When you start on a spiritual journey, what you don’t realize is that most of the journey is about going back to prior versions of yourself and picking them up for the ride that is your life. It’s about seeing, and re-seeing, your past, to say, I accept who I was then. It is about bringing all your prior selves together into one harmonious person who you are today.

I say this not to scare you, but to prepare you for this blast from the past that most of us undergo once we set an intent to do the inner work to heal ourselves. What happens is that your prior conduct comes forward so that you can deal with it. And often, the thing you need the most is forgiveness. Of yourself.

Many of us carry shame and blame long after we have been forgiven because we think that’s what we are supposed to do. I disagree.

Many of us carry shame and blame long after we have been forgiven because we think that’s what we are supposed to do. I disagree. I think the point of forgiveness is to free us of the binds that held us tight, so there is no reason for you to carry your unforgiveness of yourself as a badge of honor.

That’s what some folks do.
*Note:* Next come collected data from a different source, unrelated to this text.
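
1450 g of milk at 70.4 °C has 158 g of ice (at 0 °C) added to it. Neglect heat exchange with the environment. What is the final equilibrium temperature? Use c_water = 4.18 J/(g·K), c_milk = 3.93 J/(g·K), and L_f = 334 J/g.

T_f ≈ 54.8 °C

Conservation of energy gives ΣQ = 0:
latent heat to melt: 158×334 = 52772; meltwater 0→T: 158×4.18×T = 660.44 T; milk: 5698.5(T − 70.4)
6358.9 T = 401174 − 52772 = 348402
T ≈ 54.79 °C. Since T > 0 °C, the all-ice-melts assumption holds.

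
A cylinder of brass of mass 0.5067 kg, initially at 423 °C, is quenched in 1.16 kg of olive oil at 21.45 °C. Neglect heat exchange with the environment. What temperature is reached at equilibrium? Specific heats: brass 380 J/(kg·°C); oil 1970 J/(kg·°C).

T_f ≈ 52.7 °C

Set heat shed by the hot body equal to heat absorbed by the cold body:
0.5067×380×(423 − T) = 1.16×1970×(T − 21.45)
192.55(423 − T) = 2285.2(T − 21.45)
2477.7 T = 130464  ⇒  T ≈ 52.65 °C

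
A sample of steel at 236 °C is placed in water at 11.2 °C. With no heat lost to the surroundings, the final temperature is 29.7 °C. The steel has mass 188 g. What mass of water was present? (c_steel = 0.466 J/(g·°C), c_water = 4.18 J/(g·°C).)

m ≈ 234 g

|Q_steel| = |Q_water|:
188×0.466×(236 − 29.7) = m×4.18×(29.7 − 11.2)
77.33 m = 18074  ⇒  m ≈ 233.7 g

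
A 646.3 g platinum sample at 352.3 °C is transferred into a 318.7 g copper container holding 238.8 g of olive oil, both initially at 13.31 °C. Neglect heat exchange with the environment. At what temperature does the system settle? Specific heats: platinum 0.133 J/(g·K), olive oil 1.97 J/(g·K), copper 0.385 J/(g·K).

T_f ≈ 56.2 °C

T_f is the heat-capacity-weighted average of the initial temperatures:
T_f = (85.96·352.3 + 470.44·13.31 + 122.7·13.31) / (85.96 + 470.44 + 122.7)
    = 38178 / 679.09 ≈ 56.22 °C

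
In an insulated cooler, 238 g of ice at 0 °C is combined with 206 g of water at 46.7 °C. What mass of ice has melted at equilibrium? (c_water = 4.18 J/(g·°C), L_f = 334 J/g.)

m_melted ≈ 120 g

Heat available from the water dropping to 0 °C: 206·4.18·46.7 = 40212 J.
Melting all 238 g of ice would need 238·334 = 79492 J.
That's not enough to melt it all — equilibrium is at 0 °C with ice remaining.
Mass melted = 40212/334 ≈ 120.4 g.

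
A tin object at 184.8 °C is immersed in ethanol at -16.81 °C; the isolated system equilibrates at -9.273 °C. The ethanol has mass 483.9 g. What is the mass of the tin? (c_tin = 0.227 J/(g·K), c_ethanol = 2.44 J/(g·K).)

m ≈ 202 g

Heat gained plus heat lost sum to zero:
m×0.227×(-9.273 − 184.8) + 483.9×2.44×(-9.273 − (-16.81)) = 0
-44.05 m = -8899.1
m = -8899.1/-44.05 ≈ 202 g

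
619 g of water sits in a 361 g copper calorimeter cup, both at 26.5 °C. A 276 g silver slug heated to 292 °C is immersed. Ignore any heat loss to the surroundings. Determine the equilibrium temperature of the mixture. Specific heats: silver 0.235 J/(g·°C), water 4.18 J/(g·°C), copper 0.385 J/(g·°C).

Conservation of energy gives ΣQ = 0:
276*0.235*(T − 292) + 619*4.18*(T − 26.5) + 361*0.385*(T − 26.5) = 0
(64.86 + 2587.4 + 138.99) T = 64.86*292 + 2587.4*26.5 + 138.99*26.5
T = 91189/2791.3 ≈ 32.67 °C

T_f ≈ 32.7 °C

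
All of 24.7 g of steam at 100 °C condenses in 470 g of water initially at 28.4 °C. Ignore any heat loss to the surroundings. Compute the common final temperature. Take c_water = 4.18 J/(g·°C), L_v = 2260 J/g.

Energy balance with sensible and latent terms:
steam→water at 100 °C releases m L_v = 24.7×2260 = 55822
  condensed water 100 °C→T: 103.25(T − 100)
  water warms: 470×4.18×(T − 28.4) = 1964.6(T − 28.4)
2067.8 T = 55822 + 10325 + 55795 = 121941
T ≈ 58.97 °C, under the boiling point, so the assumption holds.

T_f ≈ 59.0 °C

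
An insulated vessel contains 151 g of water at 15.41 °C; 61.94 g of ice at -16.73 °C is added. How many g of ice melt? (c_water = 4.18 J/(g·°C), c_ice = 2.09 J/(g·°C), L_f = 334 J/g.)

Water can give up m c ΔT = 151×4.18×15.41 = 9726.5 J before reaching 0 °C.
Of that, 61.94×2.09×16.73 = 2165.8 J goes to bring the ice to 0 °C, leaving 7560.7 J.
Melting all 61.94 g of ice would need 61.94×334 = 20688 J.
Since 7560.7 < 20688 J, not all the ice melts; equilibrium is at 0 °C.
m_melted×334 = 7560.7  ⇒  m_melted ≈ 22.64 g.

m_melted ≈ 22.6 g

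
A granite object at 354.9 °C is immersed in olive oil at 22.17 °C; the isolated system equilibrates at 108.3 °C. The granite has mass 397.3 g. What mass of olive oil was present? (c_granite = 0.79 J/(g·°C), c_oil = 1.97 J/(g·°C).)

m ≈ 456 g

|Q_granite| = |Q_oil|:
397.3·0.79·(354.9 − 108.3) = m·1.97·(108.3 − 22.17)
169.68 m = 77400  ⇒  m ≈ 456.2 g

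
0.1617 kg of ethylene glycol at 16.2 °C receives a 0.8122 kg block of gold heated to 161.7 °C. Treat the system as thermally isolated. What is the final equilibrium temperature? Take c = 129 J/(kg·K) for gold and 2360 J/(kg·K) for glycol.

T_f ≈ 47.5 °C

With ΣQ=0 the equilibrium temperature is the m·c-weighted mean:
T_f = (104.77×161.7 + 381.61×16.2) / (104.77 + 381.61)
    = 23124 / 486.39 ≈ 47.54 °C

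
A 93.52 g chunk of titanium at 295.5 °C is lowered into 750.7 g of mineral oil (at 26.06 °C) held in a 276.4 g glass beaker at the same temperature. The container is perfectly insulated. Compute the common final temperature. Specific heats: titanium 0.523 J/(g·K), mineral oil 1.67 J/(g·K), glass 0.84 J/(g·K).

T_f ≈ 34.6 °C

Net heat exchanged in the isolated system is zero:
93.52×0.523×(T − 295.5) + 750.7×1.67×(T − 26.06) + 276.4×0.84×(T − 26.06) = 0
(48.91 + 1253.7 + 232.18) T = 48.91×295.5 + 1253.7×26.06 + 232.18×26.06
T = 53174 / 1534.8 = 34.6 °C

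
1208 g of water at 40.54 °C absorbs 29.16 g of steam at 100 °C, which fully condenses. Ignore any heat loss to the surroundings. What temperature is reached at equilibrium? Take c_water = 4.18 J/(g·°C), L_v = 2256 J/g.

Taking heat into each body as positive, Σ m c ΔT = 0:
condense steam: −29.16·2256 = −65785; condensed water 100 °C→T: 121.89(T − 100); original water: 5049.4(T − 40.54)
5171.3 T = 65785 + 12189 + 204704 = 282678
T ≈ 54.66 °C, under the boiling point, so the assumption holds.

T_f ≈ 54.7 °C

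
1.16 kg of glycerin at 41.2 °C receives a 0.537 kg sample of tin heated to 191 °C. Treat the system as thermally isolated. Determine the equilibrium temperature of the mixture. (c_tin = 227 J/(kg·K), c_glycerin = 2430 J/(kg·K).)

Setting the total heat transfer to zero:
0.537·227·(T − 191) + 1.16·2430·(T − 41.2) = 0
121.9(T − 191) + 2818.8(T − 41.2) = 0
(121.9 + 2818.8) T = 121.9·191 + 2818.8·41.2
T ≈ 47.41 °C

T_f ≈ 47.4 °C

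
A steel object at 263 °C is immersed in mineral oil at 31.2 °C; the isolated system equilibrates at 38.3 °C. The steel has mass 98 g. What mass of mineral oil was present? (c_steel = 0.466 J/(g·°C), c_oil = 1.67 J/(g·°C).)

|Q_steel| = |Q_oil|:
98×0.466×(263 − 38.3) = m×1.67×(38.3 − 31.2)
11.86 m = 10262  ⇒  m ≈ 865.4 g

m ≈ 865 g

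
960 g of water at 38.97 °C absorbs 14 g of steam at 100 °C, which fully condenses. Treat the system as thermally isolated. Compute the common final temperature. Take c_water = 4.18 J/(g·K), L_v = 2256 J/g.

Setting the total heat transfer to zero:
latent heat released on condensation: 14×2256 = 31584; condensed water 100 °C→T: 58.52(T − 100); water warms: 960×4.18×(T − 38.97) = 4012.8(T − 38.97)
4071.3 T = 31584 + 5852 + 156379 = 193815
T ≈ 47.60 °C — below 100 °C, confirming all the steam condensed.

T_f ≈ 47.6 °C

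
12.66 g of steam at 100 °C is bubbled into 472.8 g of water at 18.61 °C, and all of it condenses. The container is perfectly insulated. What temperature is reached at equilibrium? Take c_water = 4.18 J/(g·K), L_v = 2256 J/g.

Heat gained plus heat lost sum to zero:
latent heat released on condensation: 12.66·2256 = 28561
  condensate cools 100→T: 12.66·4.18·(T − 100) = 52.92(T − 100)
  water warms: 472.8·4.18·(T − 18.61) = 1976.3(T − 18.61)
2029.2 T = 28561 + 5291.9 + 36779 = 70632
T ≈ 34.81 °C (< 100 °C, so full condensation is consistent).

T_f ≈ 34.8 °C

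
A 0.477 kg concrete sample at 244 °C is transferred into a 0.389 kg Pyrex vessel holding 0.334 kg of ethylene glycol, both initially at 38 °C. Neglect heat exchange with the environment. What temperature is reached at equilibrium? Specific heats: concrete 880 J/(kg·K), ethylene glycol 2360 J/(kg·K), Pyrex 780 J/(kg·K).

Energy conservation, ΣQ = 0:
0.477×880×(T − 244) + 0.334×2360×(T − 38) + 0.389×780×(T − 38) = 0
419.76(T − 244) + 788.24(T − 38) + 303.42(T − 38) = 0
(419.76 + 788.24 + 303.42) T = 419.76×244 + 788.24×38 + 303.42×38
T ≈ 95.21 °C

T_f ≈ 95.2 °C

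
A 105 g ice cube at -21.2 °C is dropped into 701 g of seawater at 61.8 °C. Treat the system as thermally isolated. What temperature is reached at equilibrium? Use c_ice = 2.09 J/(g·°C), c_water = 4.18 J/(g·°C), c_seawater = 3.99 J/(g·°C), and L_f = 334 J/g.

Heat gained plus heat lost sum to zero:
ice -21.2→0 °C: 105·2.09·21.2 = 4652.3
  latent heat to melt: 105·334 = 35070
  meltwater 0→T: 105·4.18·T = 438.9 T
  seawater: 2797(T − 61.8)
3235.9 T = 172854 − 39722 = 133132
T ≈ 41.14 °C — above 0 °C, consistent with complete melting.

T_f ≈ 41.1 °C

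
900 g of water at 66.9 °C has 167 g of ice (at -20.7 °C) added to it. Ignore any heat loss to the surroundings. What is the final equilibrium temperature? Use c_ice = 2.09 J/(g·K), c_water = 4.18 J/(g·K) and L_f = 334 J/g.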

They say, I could never forgive myself for that. Or, I just can’t bring myself to a place of letting go. When we use these words, we tie ourselves to the idea that forgiveness has a cost. That by forgiving we are doing something wrong. That by forgiving, we allow the prior conduct to be repeated.
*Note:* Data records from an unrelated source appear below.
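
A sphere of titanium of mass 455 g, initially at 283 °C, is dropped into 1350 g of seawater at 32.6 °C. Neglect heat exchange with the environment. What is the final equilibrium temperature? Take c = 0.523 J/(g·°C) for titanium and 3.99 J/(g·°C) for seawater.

Heat gained plus heat lost sum to zero:
455×0.523×(T − 283) + 1350×3.99×(T − 32.6) = 0
(237.97 + 5386.5) T = 237.97×283 + 5386.5×32.6
T ≈ 43.19 °C

T_f ≈ 43.2 °C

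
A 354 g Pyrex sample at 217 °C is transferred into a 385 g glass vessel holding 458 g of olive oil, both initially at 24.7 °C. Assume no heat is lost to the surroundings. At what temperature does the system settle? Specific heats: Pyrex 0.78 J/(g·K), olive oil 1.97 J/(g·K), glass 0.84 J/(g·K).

Taking heat into each body as positive, Σ m c ΔT = 0:
354·0.78·(T − 217) + 458·1.97·(T − 24.7) + 385·0.84·(T − 24.7) = 0
1501.8 T = 90192
T = 90192/1501.8 ≈ 60.06 °C

T_f ≈ 60.1 °C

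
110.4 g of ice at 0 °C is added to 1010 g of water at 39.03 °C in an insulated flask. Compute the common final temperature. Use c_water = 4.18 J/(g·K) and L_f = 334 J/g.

T_f ≈ 27.3 °C

Net heat exchanged in the isolated system is zero:
melt ice: 110.4·334 = 36874; warm the meltwater: 461.47 T; water: 4221.8(T − 39.03)
4683.3 T = 164777 − 36874 = 127903
T ≈ 27.31 °C. Since T > 0 °C, the all-ice-melts assumption holds.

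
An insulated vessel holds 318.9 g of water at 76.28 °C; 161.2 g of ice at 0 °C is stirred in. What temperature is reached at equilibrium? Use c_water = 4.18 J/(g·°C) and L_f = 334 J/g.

Sum of m c ΔT and latent-heat terms is zero:
latent heat to melt: 161.2×334 = 53841; warm the meltwater: 673.82 T; water: 1333(T − 76.28)
2006.8 T = 101681 − 53841 = 47841
T ≈ 23.84 °C. Since T > 0 °C, the all-ice-melts assumption holds.

T_f ≈ 23.8 °C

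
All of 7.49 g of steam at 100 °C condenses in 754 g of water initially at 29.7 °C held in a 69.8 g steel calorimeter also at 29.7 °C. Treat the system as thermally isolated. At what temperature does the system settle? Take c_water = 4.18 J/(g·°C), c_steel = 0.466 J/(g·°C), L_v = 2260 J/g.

T_f ≈ 35.6 °C

Net heat exchanged in the isolated system is zero:
condense steam: −7.49×2260 = −16927
  condensed water 100 °C→T: 31.31(T − 100)
  original water: 3151.7(T − 29.7)
  steel cup: 69.8×0.466×(T − 29.7) = 32.53(T − 29.7)
3215.6 T = 16927 + 3130.8 + 94572 = 114630
T ≈ 35.65 °C — below 100 °C, confirming all the steam condensed.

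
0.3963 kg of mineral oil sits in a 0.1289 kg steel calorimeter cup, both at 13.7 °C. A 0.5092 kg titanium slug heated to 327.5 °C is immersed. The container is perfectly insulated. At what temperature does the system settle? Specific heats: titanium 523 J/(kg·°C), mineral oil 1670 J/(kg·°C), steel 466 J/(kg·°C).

Setting the total heat transfer to zero:
0.5092*523*(T − 327.5) + 0.3963*1670*(T − 13.7) + 0.1289*466*(T − 13.7) = 0
(266.31 + 661.82 + 60.07) T = 266.31*327.5 + 661.82*13.7 + 60.07*13.7
T = 97107/988.2 ≈ 98.27 °C

T_f ≈ 98.3 °C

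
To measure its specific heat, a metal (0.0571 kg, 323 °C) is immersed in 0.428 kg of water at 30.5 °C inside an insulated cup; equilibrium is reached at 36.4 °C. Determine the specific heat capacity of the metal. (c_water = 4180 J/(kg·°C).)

c ≈ 645 J/(kg·°C)

Heat gained plus heat lost sum to zero:
0.0571·c·(36.4 − 323) + 0.428·4180·(36.4 − 30.5) = 0
-16.36 c = -10555
c = -10555/-16.36 ≈ 645 J/(kg·°C)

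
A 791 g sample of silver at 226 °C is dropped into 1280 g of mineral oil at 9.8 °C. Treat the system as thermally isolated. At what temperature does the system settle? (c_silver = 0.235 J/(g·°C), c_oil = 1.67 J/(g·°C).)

T_f ≈ 27.1 °C

T_f is the heat-capacity-weighted average of the initial temperatures:
T_f = (185.88*226 + 2137.6*9.8) / (185.88 + 2137.6)
    = 62958 / 2323.5 ≈ 27.10 °C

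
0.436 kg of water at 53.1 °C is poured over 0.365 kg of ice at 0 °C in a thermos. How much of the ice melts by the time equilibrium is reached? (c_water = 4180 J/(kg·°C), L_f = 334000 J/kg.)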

Forgiveness, I have found, has no down side. It also has no limits. There is no upper limit on the amount of forgiveness, or the number of times I can forgive. There aren’t even any rules around forgiveness. You either forgive, or you don’t.

When I frame forgiveness as a binary transaction, I am better equipped to say, well of course I choose forgiveness, over unforgiveness. When I see it as an either-or choice, I am more likely to forgive. When I see it as something that is free, I tap this resource at will.
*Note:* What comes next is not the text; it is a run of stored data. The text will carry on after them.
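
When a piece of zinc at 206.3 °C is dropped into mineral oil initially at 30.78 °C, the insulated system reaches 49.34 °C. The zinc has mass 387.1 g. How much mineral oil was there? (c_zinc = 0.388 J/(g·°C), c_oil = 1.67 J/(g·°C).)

Let T be the final temperature. ΣQ_i = 0:
387.1×0.388×(49.34 − 206.3) + m×1.67×(49.34 − 30.78) = 0
31 m = 23575
m = 23575/31 ≈ 760.6 g

m ≈ 761 g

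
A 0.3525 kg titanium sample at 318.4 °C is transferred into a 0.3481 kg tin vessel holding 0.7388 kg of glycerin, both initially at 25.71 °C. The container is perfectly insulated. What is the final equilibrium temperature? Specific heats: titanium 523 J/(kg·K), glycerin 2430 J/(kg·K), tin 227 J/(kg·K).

Net heat exchanged in the isolated system is zero:
0.3525×523×(T − 318.4) + 0.7388×2430×(T − 25.71) + 0.3481×227×(T − 25.71) = 0
184.36(T − 318.4) + 1795.3(T − 25.71) + 79.02(T − 25.71) = 0
(184.36 + 1795.3 + 79.02) T = 184.36×318.4 + 1795.3×25.71 + 79.02×25.71
T = 106888 / 2058.7 = 51.9 °C

T_f ≈ 51.9 °C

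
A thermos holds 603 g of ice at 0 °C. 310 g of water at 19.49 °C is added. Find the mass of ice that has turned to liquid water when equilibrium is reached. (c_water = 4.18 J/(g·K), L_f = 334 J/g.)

m_melted ≈ 75.6 g

Water can give up m c ΔT = 310×4.18×19.49 = 25255 J before reaching 0 °C.
To melt every bit of ice: 603×334 = 201402 J.
That's not enough to melt it all — equilibrium is at 0 °C with ice remaining.
Mass melted = 25255/334 ≈ 75.61 g.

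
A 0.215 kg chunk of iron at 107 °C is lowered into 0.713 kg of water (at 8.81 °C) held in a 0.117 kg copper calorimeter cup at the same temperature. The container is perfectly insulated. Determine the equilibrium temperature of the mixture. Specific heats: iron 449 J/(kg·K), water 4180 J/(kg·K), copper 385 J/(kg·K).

T_f ≈ 11.8 °C

T_f is the heat-capacity-weighted average of the initial temperatures:
T_f = (96.53×107 + 2980.3×8.81 + 45.05×8.81) / (96.53 + 2980.3 + 45.05)
    = 36983 / 3121.9 ≈ 11.85 °C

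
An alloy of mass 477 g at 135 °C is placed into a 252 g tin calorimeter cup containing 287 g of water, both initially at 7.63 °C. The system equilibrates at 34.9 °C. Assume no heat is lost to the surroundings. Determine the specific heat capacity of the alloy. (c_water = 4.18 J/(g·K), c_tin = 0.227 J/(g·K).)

Net heat exchanged in the isolated system is zero:
477×c×(34.9 − 135) + 287×4.18×(34.9 − 7.63) + 252×0.227×(34.9 − 7.63) = 0
-47748 c = -34275
c = -34275/-47748 ≈ 0.7178 J/(g·K)

c ≈ 0.718 J/(g·K)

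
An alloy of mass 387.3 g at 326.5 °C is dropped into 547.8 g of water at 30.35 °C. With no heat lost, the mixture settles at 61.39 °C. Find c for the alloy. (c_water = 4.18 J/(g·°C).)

c ≈ 0.692 J/(g·°C)

m_s c (T_s − T_f) = m_water c_water (T_f − T_0):
387.3·c·(326.5 − 61.39) = 547.8·4.18·(61.39 − 30.35)
102677 c = 71076  ⇒  c ≈ 0.6922 J/(g·°C)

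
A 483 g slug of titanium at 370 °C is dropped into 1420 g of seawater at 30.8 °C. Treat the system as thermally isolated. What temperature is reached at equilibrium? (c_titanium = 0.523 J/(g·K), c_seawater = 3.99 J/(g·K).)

Taking heat into each body as positive, Σ m c ΔT = 0:
483*0.523*(T − 370) + 1420*3.99*(T − 30.8) = 0
5918.4 T = 267972
T ≈ 45.28 °C

T_f ≈ 45.3 °C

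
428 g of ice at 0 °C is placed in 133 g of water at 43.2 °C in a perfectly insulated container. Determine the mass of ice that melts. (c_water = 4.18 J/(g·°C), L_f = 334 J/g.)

m_melted ≈ 71.9 g

Heat available from the water dropping to 0 °C: 133·4.18·43.2 = 24017 J.
To melt every bit of ice: 428·334 = 142952 J.
That's not enough to melt it all — equilibrium is at 0 °C with ice remaining.
m_melt = 24017 / L_f = 71.91 g.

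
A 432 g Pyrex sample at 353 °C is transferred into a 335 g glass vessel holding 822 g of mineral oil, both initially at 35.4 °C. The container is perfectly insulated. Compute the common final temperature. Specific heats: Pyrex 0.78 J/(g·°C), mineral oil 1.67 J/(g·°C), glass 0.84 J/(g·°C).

T_f ≈ 89.1 °C

Taking heat into each body as positive, Σ m c ΔT = 0:
432·0.78·(T − 353) + 822·1.67·(T − 35.4) + 335·0.84·(T − 35.4) = 0
(336.96 + 1372.7 + 281.4) T = 336.96·353 + 1372.7·35.4 + 281.4·35.4
T ≈ 89.15 °C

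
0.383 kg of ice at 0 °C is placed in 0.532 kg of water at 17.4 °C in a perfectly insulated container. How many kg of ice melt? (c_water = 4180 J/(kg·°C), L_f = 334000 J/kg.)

m_melted ≈ 0.116 kg

Water can give up m c ΔT = 0.532·4180·17.4 = 38693 J before reaching 0 °C.
Melting all 0.383 kg of ice would need 0.383·334000 = 127922 J.
38693 J < 127922 J, so only part of the ice melts and the system sits at 0 °C.
m_melted·334000 = 38693  ⇒  m_melted ≈ 0.1158 kg.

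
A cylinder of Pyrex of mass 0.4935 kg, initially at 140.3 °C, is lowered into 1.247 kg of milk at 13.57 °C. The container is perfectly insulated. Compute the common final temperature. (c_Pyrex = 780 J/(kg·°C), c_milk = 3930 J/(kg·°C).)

T_f ≈ 22.8 °C

Taking heat into each body as positive, Σ m c ΔT = 0:
0.4935×780×(T − 140.3) + 1.247×3930×(T − 13.57) = 0
384.93(T − 140.3) + 4900.7(T − 13.57) = 0
(384.93 + 4900.7) T = 384.93×140.3 + 4900.7×13.57
T ≈ 22.80 °C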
We all have pasts. We all have past conduct that we aren’t proud of. We all have a history that we would prefer not to revisit. My advice? Practice forgiving yourself for your past, and loving yourself as you are. Honestly. Just sit with your past, and then say, I forgive myself. This is the quickest way to move forward.

Note that this isn’t about painting over the past. This is about you moving on, when an issue has run its course. It’s about you being willing to say, I love and accept myself, and my past, and I am ready to move forward.

Over and over, this path of forgiveness plays out in front of us. It is a choice. Will I hold myself back, or set myself up for success? I hope the choice for you is easy. Whatever your past, practice forgiving yourself as a way of integrating your past.